An alternative approach worth comparing to is "poor man's RL" (also known as rejection sampling). Like iSFT, this method also produces a supervised dataset from model outputs, but uses a different mechanism: instead of refining imperfect outputs, we simply have our model generate many attempts at the task and use a verifier to keep only the ones that pass. This also gives us a set of approved rollouts $y^*$ which we can then use for standard SFT.

While both approaches produce supervised datasets of "good" examples, we expect iSFT to be more sample efficient and to scale much better as the task gets harder relative to the model ability. Rejection sampling can be extremely wasteful when the base model has a low success rate. If your model only succeeds 5% of the time, you need to generate 20 outputs to get one training example. iSFT instead takes failed attempts and repairs them through targeted refinement (typically a handful of rounds). This translates to far fewer LLM calls to build a dataset of the same size.
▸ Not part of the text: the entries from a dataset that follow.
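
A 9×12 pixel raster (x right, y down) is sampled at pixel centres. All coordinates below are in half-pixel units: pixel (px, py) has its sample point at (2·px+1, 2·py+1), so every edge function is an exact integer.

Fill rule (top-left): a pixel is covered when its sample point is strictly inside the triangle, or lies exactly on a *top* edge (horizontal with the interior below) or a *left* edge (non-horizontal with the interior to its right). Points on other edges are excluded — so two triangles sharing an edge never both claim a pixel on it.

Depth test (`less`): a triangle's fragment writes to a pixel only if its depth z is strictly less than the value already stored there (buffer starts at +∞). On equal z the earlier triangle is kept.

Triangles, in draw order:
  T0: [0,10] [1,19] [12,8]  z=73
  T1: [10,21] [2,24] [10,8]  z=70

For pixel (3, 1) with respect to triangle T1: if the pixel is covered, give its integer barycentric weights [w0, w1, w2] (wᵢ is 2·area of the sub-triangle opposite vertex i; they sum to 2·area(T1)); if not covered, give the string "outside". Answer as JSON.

T0:
  2·area = 110  (B↔C swapped to make it positive)
  edge (0, 10)→(12, 8): d=(12,-2) top-left  bias=+0
  edge (12, 8)→(1, 19): d=(-11,11) right/bottom  bias=-1
  edge (1, 19)→(0, 10): d=(-1,-9) top-left  bias=+0
    (8,1)@(17, 3): e=[-50,0,160] → ·  [on edge]
    (7,2)@(15, 5): e=[-30,0,140] → ·  [on edge]
    (6,3)@(13, 7): e=[-10,0,120] → ·  [on edge]
    (3,4)@(7, 9): e=[2,44,64] → █
    (4,4)@(9, 9): e=[6,22,82] → █
    (5,4)@(11, 9): e=[10,0,100] → ·  [on edge]
    (0,5)@(1, 11): e=[14,88,8] → █
    (1,5)@(3, 11): e=[18,66,26] → █
    (2,5)@(5, 11): e=[22,44,44] → █
    (4,5)@(9, 11): e=[30,0,80] → ·  [on edge]
    (0,6)@(1, 13): e=[38,66,6] → █
    (3,6)@(7, 13): e=[50,0,60] → ·  [on edge]
    (2,7)@(5, 15): e=[70,0,40] → ·  [on edge]
    (1,8)@(3, 17): e=[90,0,20] → ·  [on edge]
    (0,9)@(1, 19): e=[110,0,0] → ·  [on edge]
  covered (12 px):
    · · · · · · · · ·
    · · · · · · · · ·
    · · · · · · · · ·
    · · · · · · · · ·
    · · · █ █ · · · ·
    █ █ █ █ · · · · ·
    █ █ █ · · · · · ·
    █ █ · · · · · · ·
    █ · · · · · · · ·
    · · · · · · · · ·
    · · · · · · · · ·
    · · · · · · · · ·
T1:
  2·area = 104
  edge (10, 21)→(2, 24): d=(-8,3) right/bottom  bias=-1
  edge (2, 24)→(10, 8): d=(8,-16) top-left  bias=+0
  edge (10, 8)→(10, 21): d=(0,13) right/bottom  bias=-1
    (4,5)@(9, 11): e=[83,8,13] → █
    (5,5)@(11, 11): e=[77,40,-13] → ·
    (4,6)@(9, 13): e=[67,24,13] → █
    (5,6)@(11, 13): e=[61,56,-13] → ·
    (3,7)@(7, 15): e=[57,8,39] → █
    (5,7)@(11, 15): e=[45,72,-13] → ·
    (3,8)@(7, 17): e=[41,24,39] → █
    (5,8)@(11, 17): e=[29,88,-13] → ·
    (2,9)@(5, 19): e=[31,8,65] → █
    (5,9)@(11, 19): e=[13,104,-13] → ·
    (2,10)@(5, 21): e=[15,24,65] → █
    (5,10)@(11, 21): e=[-3,120,-13] → ·
  covered (13 px):
    · · · · · · · · ·
    · · · · · · · · ·
    · · · · · · · · ·
    · · · · · · · · ·
    · · · · · · · · ·
    · · · · █ · · · ·
    · · · · █ · · · ·
    · · · █ █ · · · ·
    · · · █ █ · · · ·
    · · █ █ █ · · · ·
    · · █ █ █ · · · ·
    · █ · · · · · · ·

Result: "outside"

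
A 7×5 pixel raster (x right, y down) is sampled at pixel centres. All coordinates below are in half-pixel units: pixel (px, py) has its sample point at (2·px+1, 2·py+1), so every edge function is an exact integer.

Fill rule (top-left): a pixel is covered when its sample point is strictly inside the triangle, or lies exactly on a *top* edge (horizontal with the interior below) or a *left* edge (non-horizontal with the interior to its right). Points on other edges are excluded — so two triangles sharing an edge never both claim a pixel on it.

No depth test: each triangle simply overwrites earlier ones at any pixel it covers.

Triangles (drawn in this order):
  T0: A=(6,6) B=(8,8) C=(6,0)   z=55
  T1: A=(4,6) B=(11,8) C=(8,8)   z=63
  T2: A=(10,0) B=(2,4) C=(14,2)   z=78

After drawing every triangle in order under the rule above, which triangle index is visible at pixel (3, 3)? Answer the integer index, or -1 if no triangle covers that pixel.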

Further, as the task gets harder and the rejection ratio becomes higher, we expect rejection sampling to scale exponentially worse.

Further, rejection sampling is limited to whatever your base model can already produce, as you're essentially filtering for its “lucky” outputs. iSFT actively improves outputs through refinement, which means the final dataset can contain solutions of higher quality than the base model would naturally generate. The refinement process can fix specific errors and inject corrections that pure sampling would struggle to discover.

Of course, neither iSFT nor poor man's RL produces perfect supervised data exactly from the $\pi^*$ policy. Both rely on imperfect evaluators and produce approximations. But iSFT's refinement loop makes better use of each generation attempt and can systematically improve toward $\pi^*$, rather than hoping to stumble upon good examples through repeated sampling.

Future work

We have many directions to explore for improving iSFT further. One key area concerns the choice of evaluator model. Currently, we use a strong model as our evaluator, typically something like gemini-2.5-pro or gpt-5 with maximum thinking budgets, which excels at providing high-quality feedback and refinements. However, there may be advantages to using a more on-policy model instead. If we're training Qwen but using Gemini's responses as our refined targets, we're introducing a potentially large KL divergence between Qwen's base policy and Gemini's generations. This distribution mismatch could make the learning task harder or less stable. In contrast, if we use Qwen itself (or a variant of it) to generate the feedback and refinements, the KL divergence would be much smaller; the refined outputs would be more naturally aligned with what the base model can learn, since they come from a similar policy distribution. This on-policy refinement approach could lead to faster convergence and better final performance.